Korubo usa o couro de cobra selvagem: "Fui eu mesmo quem a cacei". Foto: Bruna Prado/VICE

O Governo do Estado do Rio de Janeiro, por sua vez, ainda promete restaurar o patrimônio. A Polícia Militar mantém uma viatura próxima ao museu desativado. Procurada pela reportagem, a Secretaria de Estado de Segurança (Seseg) não esclareceu como se dá o plano de policiamento para a região. A Secretaria de Estado de Assistência Social e Direitos Humanos (Seasdh) realizou no ano passado uma audiência pública para a criação de um Conselho Estadual dos Direitos Indígenas, que ainda não foi anunciada. A mesma Seasdh informa ainda que a reestruturação da edificação não é mais de sua responsabilidade.
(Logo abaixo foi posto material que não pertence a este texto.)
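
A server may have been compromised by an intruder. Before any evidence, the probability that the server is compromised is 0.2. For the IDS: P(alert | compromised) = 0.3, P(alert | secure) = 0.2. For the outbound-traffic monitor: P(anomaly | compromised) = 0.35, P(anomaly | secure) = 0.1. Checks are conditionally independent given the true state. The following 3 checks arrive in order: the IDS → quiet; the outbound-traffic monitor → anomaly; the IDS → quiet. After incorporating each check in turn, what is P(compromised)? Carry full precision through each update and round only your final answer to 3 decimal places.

After the IDS='quiet': P(compromised) = 0.7·0.2000 / (0.7·0.2000 + 0.8·0.8000) ≈ 0.1795
After the outbound-traffic monitor='anomaly': P(compromised) = 0.35·0.1795 / (0.35·0.1795 + 0.1·0.8205) ≈ 0.4336
After the IDS='quiet': P(compromised) = 0.7·0.4336 / (0.7·0.4336 + 0.8·0.5664) ≈ 0.4012

0.401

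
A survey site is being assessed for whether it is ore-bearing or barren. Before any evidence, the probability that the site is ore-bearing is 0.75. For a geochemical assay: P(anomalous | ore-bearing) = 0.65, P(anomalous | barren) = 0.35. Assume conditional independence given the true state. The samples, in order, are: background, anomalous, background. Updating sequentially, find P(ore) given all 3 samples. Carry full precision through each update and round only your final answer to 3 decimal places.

0.618

Apply Bayes' rule sequentially, carrying P(ore) forward.
After 'background': P(ore) = 0.35·0.7500 / (0.35·0.7500 + 0.65·0.2500) ≈ 0.6176
After 'anomalous': P(ore) = 0.65·0.6176 / (0.65·0.6176 + 0.35·0.3824) ≈ 0.7500
After 'background': P(ore) = 0.35·0.7500 / (0.35·0.7500 + 0.65·0.2500) ≈ 0.6176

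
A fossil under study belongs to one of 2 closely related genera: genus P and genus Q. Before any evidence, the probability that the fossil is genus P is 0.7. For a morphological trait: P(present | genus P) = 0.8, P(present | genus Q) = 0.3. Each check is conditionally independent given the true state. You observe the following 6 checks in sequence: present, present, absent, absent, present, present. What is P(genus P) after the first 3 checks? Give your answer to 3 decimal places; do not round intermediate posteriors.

After 'present': P(genus P) = 0.8·0.7000 / (0.8·0.7000 + 0.3·0.3000) ≈ 0.8615
After 'present': P(genus P) = 0.8·0.8615 / (0.8·0.8615 + 0.3·0.1385) ≈ 0.9432
After 'absent': P(genus P) = 0.2·0.9432 / (0.2·0.9432 + 0.7·0.0568) ≈ 0.8258

0.826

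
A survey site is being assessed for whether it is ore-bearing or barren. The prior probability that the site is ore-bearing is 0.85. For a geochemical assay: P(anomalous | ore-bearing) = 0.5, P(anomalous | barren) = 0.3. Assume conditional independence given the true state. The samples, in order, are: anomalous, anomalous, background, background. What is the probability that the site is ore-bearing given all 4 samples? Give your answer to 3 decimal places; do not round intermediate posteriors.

After 'anomalous': P(ore) = 0.5·0.8500 / (0.5·0.8500 + 0.3·0.1500) ≈ 0.9043
After 'anomalous': P(ore) = 0.5·0.9043 / (0.5·0.9043 + 0.3·0.0957) ≈ 0.9403
After 'background': P(ore) = 0.5·0.9403 / (0.5·0.9403 + 0.7·0.0597) ≈ 0.9183
After 'background': P(ore) = 0.5·0.9183 / (0.5·0.9183 + 0.7·0.0817) ≈ 0.8893

0.889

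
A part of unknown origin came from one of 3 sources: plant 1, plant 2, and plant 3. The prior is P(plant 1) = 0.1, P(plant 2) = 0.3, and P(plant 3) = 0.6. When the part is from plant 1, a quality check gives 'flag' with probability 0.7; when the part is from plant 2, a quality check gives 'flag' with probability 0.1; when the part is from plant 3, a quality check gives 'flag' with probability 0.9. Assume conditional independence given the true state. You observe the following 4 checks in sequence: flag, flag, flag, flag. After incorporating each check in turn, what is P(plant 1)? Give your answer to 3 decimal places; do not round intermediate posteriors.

Each posterior becomes the prior for the next update.
After 'flag': normaliser = 0.7·0.1000 + 0.1·0.3000 + 0.9·0.6000; P(plant 1) ≈ 0.1094, P(plant 2) ≈ 0.0469, P(plant 3) ≈ 0.8438
After 'flag': normaliser = 0.7·0.1094 + 0.1·0.0469 + 0.9·0.8438; P(plant 1) ≈ 0.0911, P(plant 2) ≈ 0.0056, P(plant 3) ≈ 0.9033
After 'flag': normaliser = 0.7·0.0911 + 0.1·0.0056 + 0.9·0.9033; P(plant 1) ≈ 0.0727, P(plant 2) ≈ 0.0006, P(plant 3) ≈ 0.9267
After 'flag': normaliser = 0.7·0.0727 + 0.1·0.0006 + 0.9·0.9267; P(plant 1) ≈ 0.0575, P(plant 2) ≈ 0.0001, P(plant 3) ≈ 0.9424

0.057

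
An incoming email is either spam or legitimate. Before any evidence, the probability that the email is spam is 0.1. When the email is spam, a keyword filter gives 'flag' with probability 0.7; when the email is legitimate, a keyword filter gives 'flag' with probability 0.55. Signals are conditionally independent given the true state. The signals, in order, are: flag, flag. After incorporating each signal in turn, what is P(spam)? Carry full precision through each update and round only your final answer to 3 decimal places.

After 'flag': P(spam) = 0.7·0.1000 / (0.7·0.1000 + 0.55·0.9000) ≈ 0.1239
After 'flag': P(spam) = 0.7·0.1239 / (0.7·0.1239 + 0.55·0.8761) ≈ 0.1525

0.153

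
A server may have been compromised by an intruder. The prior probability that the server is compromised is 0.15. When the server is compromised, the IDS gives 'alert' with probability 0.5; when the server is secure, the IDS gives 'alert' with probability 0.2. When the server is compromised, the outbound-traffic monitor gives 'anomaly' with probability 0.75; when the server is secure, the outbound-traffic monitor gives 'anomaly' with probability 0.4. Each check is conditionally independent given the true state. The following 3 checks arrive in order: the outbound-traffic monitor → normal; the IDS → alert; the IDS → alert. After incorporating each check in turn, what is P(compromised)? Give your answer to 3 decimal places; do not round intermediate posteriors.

After the outbound-traffic monitor='normal': P(compromised) = 0.25·0.1500 / (0.25·0.1500 + 0.6·0.8500) ≈ 0.0685
After the IDS='alert': P(compromised) = 0.5·0.0685 / (0.5·0.0685 + 0.2·0.9315) ≈ 0.1553
After the IDS='alert': P(compromised) = 0.5·0.1553 / (0.5·0.1553 + 0.2·0.8447) ≈ 0.3149

0.315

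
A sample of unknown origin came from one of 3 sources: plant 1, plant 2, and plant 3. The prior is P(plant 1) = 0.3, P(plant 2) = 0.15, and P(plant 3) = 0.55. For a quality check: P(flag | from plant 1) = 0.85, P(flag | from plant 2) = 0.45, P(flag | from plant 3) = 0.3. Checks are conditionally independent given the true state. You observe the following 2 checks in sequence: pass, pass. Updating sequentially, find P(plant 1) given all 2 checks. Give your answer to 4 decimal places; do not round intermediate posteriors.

0.0210

Each posterior becomes the prior for the next update.
After 'pass': normaliser = 0.15·0.3000 + 0.55·0.1500 + 0.7·0.5500; P(plant 1) ≈ 0.0878, P(plant 2) ≈ 0.1610, P(plant 3) ≈ 0.7512
After 'pass': normaliser = 0.15·0.0878 + 0.55·0.1610 + 0.7·0.7512; P(plant 1) ≈ 0.0210, P(plant 2) ≈ 0.1411, P(plant 3) ≈ 0.8379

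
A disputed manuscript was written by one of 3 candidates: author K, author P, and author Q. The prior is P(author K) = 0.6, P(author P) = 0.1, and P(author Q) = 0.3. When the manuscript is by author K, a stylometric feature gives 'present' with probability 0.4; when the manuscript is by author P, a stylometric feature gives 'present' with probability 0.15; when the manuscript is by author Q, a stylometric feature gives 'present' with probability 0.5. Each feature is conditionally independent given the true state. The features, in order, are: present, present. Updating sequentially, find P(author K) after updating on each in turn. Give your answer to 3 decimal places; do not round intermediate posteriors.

After 'present': normaliser = 0.4·0.6000 + 0.15·0.1000 + 0.5·0.3000; P(author K) ≈ 0.5926, P(author P) ≈ 0.0370, P(author Q) ≈ 0.3704
After 'present': normaliser = 0.4·0.5926 + 0.15·0.0370 + 0.5·0.3704; P(author K) ≈ 0.5541, P(author P) ≈ 0.0130, P(author Q) ≈ 0.4329

0.554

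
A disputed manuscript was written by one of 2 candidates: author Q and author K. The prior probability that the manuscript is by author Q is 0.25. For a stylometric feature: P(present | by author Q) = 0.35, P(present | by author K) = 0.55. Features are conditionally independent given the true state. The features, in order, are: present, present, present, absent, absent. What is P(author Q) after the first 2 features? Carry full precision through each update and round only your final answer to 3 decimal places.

After 'present': P(author Q) = 0.35·0.2500 / (0.35·0.2500 + 0.55·0.7500) ≈ 0.1750
After 'present': P(author Q) = 0.35·0.1750 / (0.35·0.1750 + 0.55·0.8250) ≈ 0.1189

0.119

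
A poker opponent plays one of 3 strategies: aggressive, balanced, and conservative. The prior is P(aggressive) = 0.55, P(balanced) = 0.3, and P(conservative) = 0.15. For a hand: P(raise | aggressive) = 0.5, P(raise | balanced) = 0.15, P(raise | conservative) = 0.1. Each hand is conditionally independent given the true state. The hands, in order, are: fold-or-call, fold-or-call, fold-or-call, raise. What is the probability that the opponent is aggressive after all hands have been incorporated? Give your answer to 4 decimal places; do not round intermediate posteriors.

0.4712

After 'fold-or-call': normaliser = 0.5·0.5500 + 0.85·0.3000 + 0.9·0.1500; P(aggressive) ≈ 0.4135, P(balanced) ≈ 0.3835, P(conservative) ≈ 0.2030
After 'fold-or-call': normaliser = 0.5·0.4135 + 0.85·0.3835 + 0.9·0.2030; P(aggressive) ≈ 0.2890, P(balanced) ≈ 0.4556, P(conservative) ≈ 0.2554
After 'fold-or-call': normaliser = 0.5·0.2890 + 0.85·0.4556 + 0.9·0.2554; P(aggressive) ≈ 0.1897, P(balanced) ≈ 0.5085, P(conservative) ≈ 0.3018
After 'raise': normaliser = 0.5·0.1897 + 0.15·0.5085 + 0.1·0.3018; P(aggressive) ≈ 0.4712, P(balanced) ≈ 0.3789, P(conservative) ≈ 0.1499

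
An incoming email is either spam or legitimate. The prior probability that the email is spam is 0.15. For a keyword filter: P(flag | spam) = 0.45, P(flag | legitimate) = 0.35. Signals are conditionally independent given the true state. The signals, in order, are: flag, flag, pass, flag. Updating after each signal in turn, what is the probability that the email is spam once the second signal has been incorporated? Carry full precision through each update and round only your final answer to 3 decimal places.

After 'flag': P(spam) = 0.45·0.1500 / (0.45·0.1500 + 0.35·0.8500) ≈ 0.1849
After 'flag': P(spam) = 0.45·0.1849 / (0.45·0.1849 + 0.35·0.8151) ≈ 0.2258

0.226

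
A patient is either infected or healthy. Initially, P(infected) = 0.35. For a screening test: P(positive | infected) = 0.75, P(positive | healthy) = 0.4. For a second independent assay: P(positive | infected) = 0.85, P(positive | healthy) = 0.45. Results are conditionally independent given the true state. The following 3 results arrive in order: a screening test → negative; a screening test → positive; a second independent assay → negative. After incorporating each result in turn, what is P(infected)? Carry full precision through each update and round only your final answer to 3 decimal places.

After a screening test='negative': P(infected) = 0.25·0.3500 / (0.25·0.3500 + 0.6·0.6500) ≈ 0.1832
After a screening test='positive': P(infected) = 0.75·0.1832 / (0.75·0.1832 + 0.4·0.8168) ≈ 0.2961
After a second independent assay='negative': P(infected) = 0.15·0.2961 / (0.15·0.2961 + 0.55·0.7039) ≈ 0.1029

0.103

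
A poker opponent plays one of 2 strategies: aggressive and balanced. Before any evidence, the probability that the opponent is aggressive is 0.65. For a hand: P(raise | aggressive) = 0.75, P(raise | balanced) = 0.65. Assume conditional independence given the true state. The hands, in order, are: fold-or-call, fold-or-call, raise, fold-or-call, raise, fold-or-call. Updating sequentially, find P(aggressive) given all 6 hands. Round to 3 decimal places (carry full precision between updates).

0.392

After 'fold-or-call': P(aggressive) = 0.25·0.6500 / (0.25·0.6500 + 0.35·0.3500) ≈ 0.5702
After 'fold-or-call': P(aggressive) = 0.25·0.5702 / (0.25·0.5702 + 0.35·0.4298) ≈ 0.4865
After 'raise': P(aggressive) = 0.75·0.4865 / (0.75·0.4865 + 0.65·0.5135) ≈ 0.5223
After 'fold-or-call': P(aggressive) = 0.25·0.5223 / (0.25·0.5223 + 0.35·0.4777) ≈ 0.4385
After 'raise': P(aggressive) = 0.75·0.4385 / (0.75·0.4385 + 0.65·0.5615) ≈ 0.4740
After 'fold-or-call': P(aggressive) = 0.25·0.4740 / (0.25·0.4740 + 0.35·0.5260) ≈ 0.3916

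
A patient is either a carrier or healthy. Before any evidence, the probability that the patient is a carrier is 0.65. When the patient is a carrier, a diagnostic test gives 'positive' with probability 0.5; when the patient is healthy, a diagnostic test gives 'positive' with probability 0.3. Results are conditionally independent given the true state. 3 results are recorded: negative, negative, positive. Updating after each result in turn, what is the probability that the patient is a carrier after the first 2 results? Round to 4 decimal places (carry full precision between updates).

0.4865

After 'negative': P(carrier) = 0.5·0.6500 / (0.5·0.6500 + 0.7·0.3500) ≈ 0.5702
After 'negative': P(carrier) = 0.5·0.5702 / (0.5·0.5702 + 0.7·0.4298) ≈ 0.4865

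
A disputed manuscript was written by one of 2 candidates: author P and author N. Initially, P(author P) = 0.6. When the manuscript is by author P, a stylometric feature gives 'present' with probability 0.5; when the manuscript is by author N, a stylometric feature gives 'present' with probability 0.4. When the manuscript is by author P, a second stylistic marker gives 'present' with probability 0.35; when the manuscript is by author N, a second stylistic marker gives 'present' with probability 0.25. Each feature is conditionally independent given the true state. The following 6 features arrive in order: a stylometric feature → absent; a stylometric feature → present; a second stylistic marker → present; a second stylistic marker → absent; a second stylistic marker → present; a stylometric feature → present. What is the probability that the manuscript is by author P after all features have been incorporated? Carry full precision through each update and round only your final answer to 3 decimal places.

0.768

After a stylometric feature='absent': P(author P) = 0.5·0.6000 / (0.5·0.6000 + 0.6·0.4000) ≈ 0.5556
After a stylometric feature='present': P(author P) = 0.5·0.5556 / (0.5·0.5556 + 0.4·0.4444) ≈ 0.6098
After a second stylistic marker='present': P(author P) = 0.35·0.6098 / (0.35·0.6098 + 0.25·0.3902) ≈ 0.6863
After a second stylistic marker='absent': P(author P) = 0.65·0.6863 / (0.65·0.6863 + 0.75·0.3137) ≈ 0.6547
After a second stylistic marker='present': P(author P) = 0.35·0.6547 / (0.35·0.6547 + 0.25·0.3453) ≈ 0.7263
After a stylometric feature='present': P(author P) = 0.5·0.7263 / (0.5·0.7263 + 0.4·0.2737) ≈ 0.7684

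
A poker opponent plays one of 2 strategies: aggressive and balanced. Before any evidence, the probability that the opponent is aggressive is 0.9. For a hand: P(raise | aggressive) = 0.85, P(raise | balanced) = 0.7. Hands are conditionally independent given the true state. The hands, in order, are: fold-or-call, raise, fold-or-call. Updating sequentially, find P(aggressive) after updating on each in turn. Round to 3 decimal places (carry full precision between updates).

0.732

After 'fold-or-call': P(aggressive) = 0.15·0.9000 / (0.15·0.9000 + 0.3·0.1000) ≈ 0.8182
After 'raise': P(aggressive) = 0.85·0.8182 / (0.85·0.8182 + 0.7·0.1818) ≈ 0.8453
After 'fold-or-call': P(aggressive) = 0.15·0.8453 / (0.15·0.8453 + 0.3·0.1547) ≈ 0.7321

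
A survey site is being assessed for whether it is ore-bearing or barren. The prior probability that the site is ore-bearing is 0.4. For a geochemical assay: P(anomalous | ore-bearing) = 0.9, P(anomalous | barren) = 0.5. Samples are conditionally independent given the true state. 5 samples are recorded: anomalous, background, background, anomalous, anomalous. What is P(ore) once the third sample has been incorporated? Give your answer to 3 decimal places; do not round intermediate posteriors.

Apply Bayes' rule sequentially, carrying P(ore) forward.
After 'anomalous': P(ore) = 0.9·0.4000 / (0.9·0.4000 + 0.5·0.6000) ≈ 0.5455
After 'background': P(ore) = 0.1·0.5455 / (0.1·0.5455 + 0.5·0.4545) ≈ 0.1935
After 'background': P(ore) = 0.1·0.1935 / (0.1·0.1935 + 0.5·0.8065) ≈ 0.0458

0.046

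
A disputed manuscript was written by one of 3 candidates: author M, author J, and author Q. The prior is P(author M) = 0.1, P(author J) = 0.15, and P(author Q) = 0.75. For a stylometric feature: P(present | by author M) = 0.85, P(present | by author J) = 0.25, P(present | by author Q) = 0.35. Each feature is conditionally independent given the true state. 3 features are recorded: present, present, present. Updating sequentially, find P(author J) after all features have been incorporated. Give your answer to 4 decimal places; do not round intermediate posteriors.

0.0244

After 'present': normaliser = 0.85·0.1000 + 0.25·0.1500 + 0.35·0.7500; P(author M) ≈ 0.2208, P(author J) ≈ 0.0974, P(author Q) ≈ 0.6818
After 'present': normaliser = 0.85·0.2208 + 0.25·0.0974 + 0.35·0.6818; P(author M) ≈ 0.4164, P(author J) ≈ 0.0540, P(author Q) ≈ 0.5295
After 'present': normaliser = 0.85·0.4164 + 0.25·0.0540 + 0.35·0.5295; P(author M) ≈ 0.6403, P(author J) ≈ 0.0244, P(author Q) ≈ 0.3353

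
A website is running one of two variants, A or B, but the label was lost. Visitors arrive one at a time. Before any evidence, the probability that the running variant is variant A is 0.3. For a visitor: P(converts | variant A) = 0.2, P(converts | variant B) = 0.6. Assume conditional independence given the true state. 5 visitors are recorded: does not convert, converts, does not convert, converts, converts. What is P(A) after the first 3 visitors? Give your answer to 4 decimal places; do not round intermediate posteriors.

0.3636

After 'does not convert': P(A) = 0.8·0.3000 / (0.8·0.3000 + 0.4·0.7000) ≈ 0.4615
After 'converts': P(A) = 0.2·0.4615 / (0.2·0.4615 + 0.6·0.5385) ≈ 0.2222
After 'does not convert': P(A) = 0.8·0.2222 / (0.8·0.2222 + 0.4·0.7778) ≈ 0.3636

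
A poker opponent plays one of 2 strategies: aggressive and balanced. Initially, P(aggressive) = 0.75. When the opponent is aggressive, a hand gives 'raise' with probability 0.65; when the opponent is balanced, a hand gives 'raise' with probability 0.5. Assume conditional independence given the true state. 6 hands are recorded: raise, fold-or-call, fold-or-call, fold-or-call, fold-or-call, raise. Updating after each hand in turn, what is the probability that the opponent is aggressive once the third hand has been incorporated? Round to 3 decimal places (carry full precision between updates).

0.656

After 'raise': P(aggressive) = 0.65·0.7500 / (0.65·0.7500 + 0.5·0.2500) ≈ 0.7959
After 'fold-or-call': P(aggressive) = 0.35·0.7959 / (0.35·0.7959 + 0.5·0.2041) ≈ 0.7319
After 'fold-or-call': P(aggressive) = 0.35·0.7319 / (0.35·0.7319 + 0.5·0.2681) ≈ 0.6565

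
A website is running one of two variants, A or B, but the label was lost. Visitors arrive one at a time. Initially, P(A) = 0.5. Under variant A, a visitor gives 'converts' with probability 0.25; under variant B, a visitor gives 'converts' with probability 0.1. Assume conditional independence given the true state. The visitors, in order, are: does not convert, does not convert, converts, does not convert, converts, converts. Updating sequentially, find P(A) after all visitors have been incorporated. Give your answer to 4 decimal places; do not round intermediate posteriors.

After 'does not convert': P(A) = 0.75·0.5000 / (0.75·0.5000 + 0.9·0.5000) ≈ 0.4545
After 'does not convert': P(A) = 0.75·0.4545 / (0.75·0.4545 + 0.9·0.5455) ≈ 0.4098
After 'converts': P(A) = 0.25·0.4098 / (0.25·0.4098 + 0.1·0.5902) ≈ 0.6345
After 'does not convert': P(A) = 0.75·0.6345 / (0.75·0.6345 + 0.9·0.3655) ≈ 0.5913
After 'converts': P(A) = 0.25·0.5913 / (0.25·0.5913 + 0.1·0.4087) ≈ 0.7834
After 'converts': P(A) = 0.25·0.7834 / (0.25·0.7834 + 0.1·0.2166) ≈ 0.9004

0.9004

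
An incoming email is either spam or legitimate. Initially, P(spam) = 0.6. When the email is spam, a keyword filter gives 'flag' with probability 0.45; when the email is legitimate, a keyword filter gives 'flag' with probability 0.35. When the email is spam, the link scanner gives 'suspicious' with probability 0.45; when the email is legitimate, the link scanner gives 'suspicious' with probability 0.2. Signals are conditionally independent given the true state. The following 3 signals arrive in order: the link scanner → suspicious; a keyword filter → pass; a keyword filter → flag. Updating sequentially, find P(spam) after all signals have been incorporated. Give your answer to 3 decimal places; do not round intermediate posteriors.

0.786

Apply Bayes' rule sequentially, carrying P(spam) forward.
After the link scanner='suspicious': P(spam) = 0.45·0.6000 / (0.45·0.6000 + 0.2·0.4000) ≈ 0.7714
After a keyword filter='pass': P(spam) = 0.55·0.7714 / (0.55·0.7714 + 0.65·0.2286) ≈ 0.7406
After a keyword filter='flag': P(spam) = 0.45·0.7406 / (0.45·0.7406 + 0.35·0.2594) ≈ 0.7859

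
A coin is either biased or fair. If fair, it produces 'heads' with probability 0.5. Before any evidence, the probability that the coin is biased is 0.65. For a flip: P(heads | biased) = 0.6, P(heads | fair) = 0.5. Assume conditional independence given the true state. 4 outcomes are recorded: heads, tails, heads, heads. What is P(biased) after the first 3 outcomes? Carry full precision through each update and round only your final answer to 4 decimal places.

Apply Bayes' rule sequentially, carrying P(biased) forward.
After 'heads': P(biased) = 0.6·0.6500 / (0.6·0.6500 + 0.5·0.3500) ≈ 0.6903
After 'tails': P(biased) = 0.4·0.6903 / (0.4·0.6903 + 0.5·0.3097) ≈ 0.6407
After 'heads': P(biased) = 0.6·0.6407 / (0.6·0.6407 + 0.5·0.3593) ≈ 0.6815

0.6815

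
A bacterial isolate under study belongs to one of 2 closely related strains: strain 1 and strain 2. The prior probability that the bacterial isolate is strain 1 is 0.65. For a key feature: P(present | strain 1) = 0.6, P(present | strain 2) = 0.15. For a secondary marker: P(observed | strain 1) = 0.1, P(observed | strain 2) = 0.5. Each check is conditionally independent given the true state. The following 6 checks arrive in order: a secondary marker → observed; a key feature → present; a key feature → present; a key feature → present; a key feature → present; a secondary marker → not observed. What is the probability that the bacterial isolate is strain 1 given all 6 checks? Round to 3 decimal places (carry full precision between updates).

0.994

Apply Bayes' rule sequentially, carrying P(strain 1) forward.
After a secondary marker='observed': P(strain 1) = 0.1·0.6500 / (0.1·0.6500 + 0.5·0.3500) ≈ 0.2708
After a key feature='present': P(strain 1) = 0.6·0.2708 / (0.6·0.2708 + 0.15·0.7292) ≈ 0.5977
After a key feature='present': P(strain 1) = 0.6·0.5977 / (0.6·0.5977 + 0.15·0.4023) ≈ 0.8560
After a key feature='present': P(strain 1) = 0.6·0.8560 / (0.6·0.8560 + 0.15·0.1440) ≈ 0.9596
After a key feature='present': P(strain 1) = 0.6·0.9596 / (0.6·0.9596 + 0.15·0.0404) ≈ 0.9896
After a secondary marker='not observed': P(strain 1) = 0.9·0.9896 / (0.9·0.9896 + 0.5·0.0104) ≈ 0.9942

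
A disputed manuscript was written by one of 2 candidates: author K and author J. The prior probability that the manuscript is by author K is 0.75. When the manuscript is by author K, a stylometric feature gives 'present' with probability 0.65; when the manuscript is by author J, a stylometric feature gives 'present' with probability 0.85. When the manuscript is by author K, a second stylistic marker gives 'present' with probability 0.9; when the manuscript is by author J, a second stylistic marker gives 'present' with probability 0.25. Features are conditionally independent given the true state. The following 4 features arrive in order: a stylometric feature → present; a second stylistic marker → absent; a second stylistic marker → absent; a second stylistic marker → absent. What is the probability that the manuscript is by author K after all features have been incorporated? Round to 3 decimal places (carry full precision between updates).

0.005

After a stylometric feature='present': P(author K) = 0.65·0.7500 / (0.65·0.7500 + 0.85·0.2500) ≈ 0.6964
After a second stylistic marker='absent': P(author K) = 0.1·0.6964 / (0.1·0.6964 + 0.75·0.3036) ≈ 0.2342
After a second stylistic marker='absent': P(author K) = 0.1·0.2342 / (0.1·0.2342 + 0.75·0.7658) ≈ 0.0392
After a second stylistic marker='absent': P(author K) = 0.1·0.0392 / (0.1·0.0392 + 0.75·0.9608) ≈ 0.0054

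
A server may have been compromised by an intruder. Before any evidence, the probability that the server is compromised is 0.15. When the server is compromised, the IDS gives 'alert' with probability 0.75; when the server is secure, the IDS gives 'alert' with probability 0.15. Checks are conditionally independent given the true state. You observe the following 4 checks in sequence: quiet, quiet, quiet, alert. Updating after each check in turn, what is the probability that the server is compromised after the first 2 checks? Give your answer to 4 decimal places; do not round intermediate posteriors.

0.0150

After 'quiet': P(compromised) = 0.25·0.1500 / (0.25·0.1500 + 0.85·0.8500) ≈ 0.0493
After 'quiet': P(compromised) = 0.25·0.0493 / (0.25·0.0493 + 0.85·0.9507) ≈ 0.0150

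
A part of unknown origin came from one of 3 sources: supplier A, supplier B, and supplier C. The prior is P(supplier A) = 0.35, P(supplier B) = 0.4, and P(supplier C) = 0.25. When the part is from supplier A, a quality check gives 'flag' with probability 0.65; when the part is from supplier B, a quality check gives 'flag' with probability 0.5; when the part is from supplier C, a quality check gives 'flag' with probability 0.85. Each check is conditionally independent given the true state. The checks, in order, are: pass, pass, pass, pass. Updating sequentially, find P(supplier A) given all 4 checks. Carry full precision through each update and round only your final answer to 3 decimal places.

Each posterior becomes the prior for the next update.
After 'pass': normaliser = 0.35·0.3500 + 0.5·0.4000 + 0.15·0.2500; P(supplier A) ≈ 0.3403, P(supplier B) ≈ 0.5556, P(supplier C) ≈ 0.1042
After 'pass': normaliser = 0.35·0.3403 + 0.5·0.5556 + 0.15·0.1042; P(supplier A) ≈ 0.2887, P(supplier B) ≈ 0.6734, P(supplier C) ≈ 0.0379
After 'pass': normaliser = 0.35·0.2887 + 0.5·0.6734 + 0.15·0.0379; P(supplier A) ≈ 0.2279, P(supplier B) ≈ 0.7593, P(supplier C) ≈ 0.0128
After 'pass': normaliser = 0.35·0.2279 + 0.5·0.7593 + 0.15·0.0128; P(supplier A) ≈ 0.1729, P(supplier B) ≈ 0.8229, P(supplier C) ≈ 0.0042

0.173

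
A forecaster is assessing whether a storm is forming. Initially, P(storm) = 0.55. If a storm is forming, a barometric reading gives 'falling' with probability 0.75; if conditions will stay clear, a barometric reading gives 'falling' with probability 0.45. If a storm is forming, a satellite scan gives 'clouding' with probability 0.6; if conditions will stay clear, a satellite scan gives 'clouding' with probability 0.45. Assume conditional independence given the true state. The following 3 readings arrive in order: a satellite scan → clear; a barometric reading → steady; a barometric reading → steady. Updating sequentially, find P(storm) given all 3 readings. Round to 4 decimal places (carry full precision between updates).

After a satellite scan='clear': P(storm) = 0.4·0.5500 / (0.4·0.5500 + 0.55·0.4500) ≈ 0.4706
After a barometric reading='steady': P(storm) = 0.25·0.4706 / (0.25·0.4706 + 0.55·0.5294) ≈ 0.2878
After a barometric reading='steady': P(storm) = 0.25·0.2878 / (0.25·0.2878 + 0.55·0.7122) ≈ 0.1552

0.1552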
Em nota, a Secretaria de Estado de Cultura (SEC), encarregada de executar o projeto, confirma que avalia a possibilidade de fazer uma parceria com alguma instituição, para recuperar o prédio. A intenção é, informa a nota, implantar um "plano estratégico" e captar os recursos privados ou públicos necessários para o futuro Centro de Referência da Cultura dos Povos Indígenas. Mas a pasta afirma que ainda não há nada oficial que possa ser divulgado.

E é olhando o céu que os descendentes de índios aguardam pelo anúncio de um patrimônio dedicado a culturas tão perseguidas.